La société SWAB AUTOS, qui succombe, supportera la charge des entiers dépens, comprenant le coût du commandement de payer.
Il apparaît inéquitable de laisser à la charge de la S.C.I. KVAL le montant des frais irrépétibles et il y aura lieu de condamner la société SWAB AUTOS à lui payer la somme de 1.500 euros sur le fondement de l’article 700 du code de procédure civile.
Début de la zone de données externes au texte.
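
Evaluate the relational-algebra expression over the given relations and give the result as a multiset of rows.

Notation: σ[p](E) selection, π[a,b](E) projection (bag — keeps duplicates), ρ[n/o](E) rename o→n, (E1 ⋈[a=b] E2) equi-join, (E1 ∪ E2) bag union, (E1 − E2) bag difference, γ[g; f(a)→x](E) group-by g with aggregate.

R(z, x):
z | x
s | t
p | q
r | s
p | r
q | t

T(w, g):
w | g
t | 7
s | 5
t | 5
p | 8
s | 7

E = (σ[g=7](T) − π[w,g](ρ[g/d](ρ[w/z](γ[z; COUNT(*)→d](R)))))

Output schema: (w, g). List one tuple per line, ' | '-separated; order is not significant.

Subexpression sizes:
  T → 5
  σ[g=7](T) → 2
  R → 5
  γ[z; COUNT(*)→d](R) → 4
  ρ[w/z](γ[z; COUNT(*)→d](R)) → 4
  ρ[g/d](ρ[w/z](γ[z; COUNT(*)→d](R))) → 4
  π[w,g](ρ[g/d](ρ[w/z](γ[z; COUNT(*)→d](R)))) → 4
  (σ[g=7](T) − π[w,g](ρ[g/d](ρ[w/z](γ[z; COUNT(*)→d](R))))) → 2

== RESULT ==
w | g
s | 7
t | 7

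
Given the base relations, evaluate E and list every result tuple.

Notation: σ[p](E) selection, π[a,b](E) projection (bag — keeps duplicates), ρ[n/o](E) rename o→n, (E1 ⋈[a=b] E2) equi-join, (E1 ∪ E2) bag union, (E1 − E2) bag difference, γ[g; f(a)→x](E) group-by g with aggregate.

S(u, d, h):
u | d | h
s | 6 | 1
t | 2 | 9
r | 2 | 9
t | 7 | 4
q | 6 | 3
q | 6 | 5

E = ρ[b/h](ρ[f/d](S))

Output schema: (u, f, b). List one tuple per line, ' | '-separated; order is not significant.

Subexpression sizes:
  S → 6
  ρ[f/d](S) → 6
  ρ[b/h](ρ[f/d](S)) → 6

== RESULT ==
u | f | b
q | 6 | 3
q | 6 | 5
r | 2 | 9
s | 6 | 1
t | 2 | 9
t | 7 | 4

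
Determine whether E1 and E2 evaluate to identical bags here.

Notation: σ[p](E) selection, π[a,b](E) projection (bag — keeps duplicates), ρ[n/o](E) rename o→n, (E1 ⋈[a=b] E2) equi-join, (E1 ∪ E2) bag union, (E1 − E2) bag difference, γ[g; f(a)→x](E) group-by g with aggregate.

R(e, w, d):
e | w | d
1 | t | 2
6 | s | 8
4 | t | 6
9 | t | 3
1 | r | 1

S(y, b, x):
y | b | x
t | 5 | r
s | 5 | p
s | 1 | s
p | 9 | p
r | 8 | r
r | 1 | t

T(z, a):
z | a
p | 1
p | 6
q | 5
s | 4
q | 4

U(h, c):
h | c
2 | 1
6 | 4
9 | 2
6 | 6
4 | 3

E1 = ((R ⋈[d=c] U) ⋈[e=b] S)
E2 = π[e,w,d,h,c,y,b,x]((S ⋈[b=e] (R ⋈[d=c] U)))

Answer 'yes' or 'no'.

E1 subexpression sizes:
  R → 5
  U → 5
  (R ⋈[d=c] U) → 4
  S → 6
  ((R ⋈[d=c] U) ⋈[e=b] S) → 5
E2 subexpression sizes:
  S → 6
  R → 5
  U → 5
  (R ⋈[d=c] U) → 4
  (S ⋈[b=e] (R ⋈[d=c] U)) → 5
  π[e,w,d,h,c,y,b,x]((S ⋈[b=e] (R ⋈[d=c] U))) → 5

E1 and E2 produce the same multiset:
e | w | d | h | c | y | b | x
1 | r | 1 | 2 | 1 | r | 1 | t
1 | r | 1 | 2 | 1 | s | 1 | s
1 | t | 2 | 9 | 2 | r | 1 | t
1 | t | 2 | 9 | 2 | s | 1 | s
9 | t | 3 | 4 | 3 | p | 9 | p

yes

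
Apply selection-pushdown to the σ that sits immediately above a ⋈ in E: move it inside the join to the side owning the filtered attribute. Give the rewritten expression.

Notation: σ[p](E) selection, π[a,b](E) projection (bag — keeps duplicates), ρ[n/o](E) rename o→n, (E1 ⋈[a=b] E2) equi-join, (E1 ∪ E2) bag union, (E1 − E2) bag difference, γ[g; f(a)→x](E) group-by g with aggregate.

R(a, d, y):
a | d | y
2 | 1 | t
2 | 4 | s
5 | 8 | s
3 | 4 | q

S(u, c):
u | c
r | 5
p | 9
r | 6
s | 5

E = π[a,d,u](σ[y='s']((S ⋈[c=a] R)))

σ filters on y, owned by the right side.
E' = π[a,d,u]((S ⋈[c=a] σ[y='s'](R)))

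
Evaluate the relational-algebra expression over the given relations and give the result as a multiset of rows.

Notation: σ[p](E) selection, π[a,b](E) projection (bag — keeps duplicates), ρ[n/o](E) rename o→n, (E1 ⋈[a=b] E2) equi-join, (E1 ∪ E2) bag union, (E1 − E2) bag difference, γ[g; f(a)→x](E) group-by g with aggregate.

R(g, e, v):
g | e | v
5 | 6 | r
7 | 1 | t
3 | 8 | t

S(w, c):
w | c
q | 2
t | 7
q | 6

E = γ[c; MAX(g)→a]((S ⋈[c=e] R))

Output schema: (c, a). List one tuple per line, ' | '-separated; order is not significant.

Row counts bottom-up:
  S → 3
  R → 3
  (S ⋈[c=e] R) → 1
  γ[c; MAX(g)→a]((S ⋈[c=e] R)) → 1

== RESULT ==
c | a
6 | 5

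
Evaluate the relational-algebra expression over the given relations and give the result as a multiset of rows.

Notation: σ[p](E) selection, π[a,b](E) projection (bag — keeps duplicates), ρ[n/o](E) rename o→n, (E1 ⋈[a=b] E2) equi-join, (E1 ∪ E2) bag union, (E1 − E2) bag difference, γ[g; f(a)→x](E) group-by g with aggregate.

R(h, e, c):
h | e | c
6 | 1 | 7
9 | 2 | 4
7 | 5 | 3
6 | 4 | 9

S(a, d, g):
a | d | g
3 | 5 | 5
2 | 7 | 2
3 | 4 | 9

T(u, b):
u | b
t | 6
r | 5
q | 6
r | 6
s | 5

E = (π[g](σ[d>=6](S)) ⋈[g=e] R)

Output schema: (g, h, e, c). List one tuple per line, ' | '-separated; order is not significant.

Row counts bottom-up:
  S → 3
  σ[d>=6](S) → 1
  π[g](σ[d>=6](S)) → 1
  R → 4
  (π[g](σ[d>=6](S)) ⋈[g=e] R) → 1

== RESULT ==
g | h | e | c
2 | 9 | 2 | 4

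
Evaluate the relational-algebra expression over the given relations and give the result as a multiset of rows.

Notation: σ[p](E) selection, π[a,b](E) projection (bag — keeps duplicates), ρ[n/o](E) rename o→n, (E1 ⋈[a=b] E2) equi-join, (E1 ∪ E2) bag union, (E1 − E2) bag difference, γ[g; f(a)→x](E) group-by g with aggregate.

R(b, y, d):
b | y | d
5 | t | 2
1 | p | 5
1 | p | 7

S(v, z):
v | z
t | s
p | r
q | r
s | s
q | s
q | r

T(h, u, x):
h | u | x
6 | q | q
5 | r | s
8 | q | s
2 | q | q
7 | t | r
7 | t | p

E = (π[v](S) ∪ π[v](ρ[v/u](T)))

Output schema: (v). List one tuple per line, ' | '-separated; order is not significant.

Per-node cardinality:
  S → 6
  π[v](S) → 6
  T → 6
  ρ[v/u](T) → 6
  π[v](ρ[v/u](T)) → 6
  (π[v](S) ∪ π[v](ρ[v/u](T))) → 12

== RESULT ==
v
p
q
q
q
q
q
q
r
s
t
t
t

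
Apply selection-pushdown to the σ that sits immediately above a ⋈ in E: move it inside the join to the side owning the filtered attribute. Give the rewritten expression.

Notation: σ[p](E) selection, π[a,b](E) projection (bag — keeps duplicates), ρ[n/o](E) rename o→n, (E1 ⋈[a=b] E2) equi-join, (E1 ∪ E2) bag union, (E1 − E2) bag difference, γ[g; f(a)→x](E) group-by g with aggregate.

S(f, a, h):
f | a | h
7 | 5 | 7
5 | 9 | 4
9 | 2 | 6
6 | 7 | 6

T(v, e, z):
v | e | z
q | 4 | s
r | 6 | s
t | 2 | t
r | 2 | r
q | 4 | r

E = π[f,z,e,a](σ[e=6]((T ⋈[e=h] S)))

σ filters on e, owned by the left side.
E' = π[f,z,e,a]((σ[e=6](T) ⋈[e=h] S))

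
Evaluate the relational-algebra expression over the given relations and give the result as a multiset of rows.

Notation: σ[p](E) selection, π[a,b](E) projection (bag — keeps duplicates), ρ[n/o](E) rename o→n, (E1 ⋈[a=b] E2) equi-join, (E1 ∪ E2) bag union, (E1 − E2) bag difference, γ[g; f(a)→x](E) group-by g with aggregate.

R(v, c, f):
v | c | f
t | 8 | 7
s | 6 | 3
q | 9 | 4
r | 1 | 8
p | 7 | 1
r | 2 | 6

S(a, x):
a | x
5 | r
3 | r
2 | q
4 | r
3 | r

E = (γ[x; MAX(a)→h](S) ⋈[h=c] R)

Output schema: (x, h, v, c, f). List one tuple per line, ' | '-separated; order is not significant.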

Il convient de rappeler que l’exécution provisoire est de droit.
PAR CES MOTIFS
Statuant publiquement, par ordonnance réputée contradictoire et en premier ressort, rendue par mise à disposition au greffe,
CONSTATONS l’acquisition de la clause résolutoire insérée au bail du 26 avril 2019 et la résiliation de ce bail à la date du 6 décembre 2025 ;
ORDONNONS, à défaut de départ volontaire des lieux situés [Adresse 3] à [Localité 2] dans un délai de quinze jours suivant la signification de la présente ordonnance, l’expulsion de la société SWAB AUTOS et celle de tous occupants de son chef des locaux loués, si besoin avec le concours de la force publique et d’un serrurier ;
REJETONS la demande au titre de l’astreinte de la S.C.I. KVAL ;
DISONS, en cas de besoin, que les meubles se trouvant sur les lieux seront remis aux frais de la personne expulsée dans un lieu désigné par elle et qu’à défaut, ils seront laissés sur place ou entreposés en un autre lieu approprié et décrits avec précision par l’huissier chargé de l’exécution, avec sommation à la personne expulsée d’avoir à les retirer dans le délai d’un mois non renouvelable à compter de la signification de l’acte, à l’expiration duquel il sera procédé à leur mise en vente aux enchères publiques, sur autorisation du juge de l’exécution, ce conformément à ce que prévoient les articles L. 433-1 et suivants et R. 433-1 et suivants du code des procédures civiles d’exécution ;
CONDAMNONS la société SWAB AUTOS à payer à la S.C.I. KVAL la somme provisionnelle de 10.454,68 euros au titre des loyers, charges, accessoires et indemnités d’occupation impayés, pour la période du 4ème trimestre 2024 au 4ème trimestre 2025 inclus, avec intérêts de retard au taux légal à compter de la délivrance du commandement de payer les loyers le 6 novembre 2025 ;
FIXONS à titre provisionnel l’indemnité d’occupation due par la société SWAB AUTOS à la S.C.I. KVAL, à compter du 6 décembre 2025, et jusqu’à la libération effective des lieux caractérisée par la remise des clés, à une somme égale au montant du loyer contractuel, outre les taxes, charges et accessoires, et condamnons en tant que de besoin la société SWAB AUTOS au paiement de cette indemnité ;
CONDAMNONS la société SWAB AUTOS à payer à la S.C.I. KVAL la somme provisionnelle de 1.045,46 euros au titre de la clause d’indentation forfaitaire ;
DISONS n’y avoir lieu à référé sur la demande relative au dépôt de garantie ;
REJETONS toute autre demande plus ample ou contraire des parties ;
CONDAMNONS la société SWAB AUTOS au paiement des dépens comprenant le coût du commandement de payer ;
CONDAMNONS la société SWAB AUTOS à payer à la S.C.I. KVAL la somme de 1.500 euros au titre de l’article 700 du code de procédure civile ;
RAPPELONS que la présente décision est exécutoire à titre provisoire.
Et l’ordonnance est signée par le président et la greffière.